Fed Chairman Ben Bernanke left the federal funds rate unchanged Wednesday, steady at 5.25%. It’s the second month in a row that the fed decided to leaves rates as they are, and many feel this could be the end of interest rates hikes for some time.
As the Fed continues to ease inflation worries and bring the economy back down to earth, they’re hoping the current economic slowdown will be enough to settle nerves and keep rates steady for the months to come.
The Fed warned of possible hikes as inflation risks remained, though many experts feel that the Fed’s next move could be to lower rates.
Of course that wouldn’t happen until next spring at the earliest. The good news is that we are seeing a turnaround in the economy, and a measured one that should keep mortgage rates steady, if not lower and still historically excellent.
However, the question remains whether the recent moves by the Fed will save the floundering mortgage market, and better yet, if anything can save it.
The housing industry is still ice cold, and home sales and values will continue to fall from their now lofty heights.
Mortgage applications continue to decline, and the number of mortgage companies lingering from the mortgage refinance boom have saturated the current market.

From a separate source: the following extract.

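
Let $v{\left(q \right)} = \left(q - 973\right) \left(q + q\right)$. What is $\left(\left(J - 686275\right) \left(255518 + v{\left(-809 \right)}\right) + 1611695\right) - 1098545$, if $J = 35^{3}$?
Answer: $-2019499546450$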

Essentially, though mortgage rates are historically low, home loan applications are spread so thin that mortgage companies are finding increased competition and a smaller piece of the overall pie. That makes it tough to do business and more importantly, turn a profit.
It looks like we may get a temporary bump in business, but the overall forecast is grim. Not dead, but grim. The bright side is that if we do see a turnaround in the coming months, the next mortgage boom could come sooner than we think.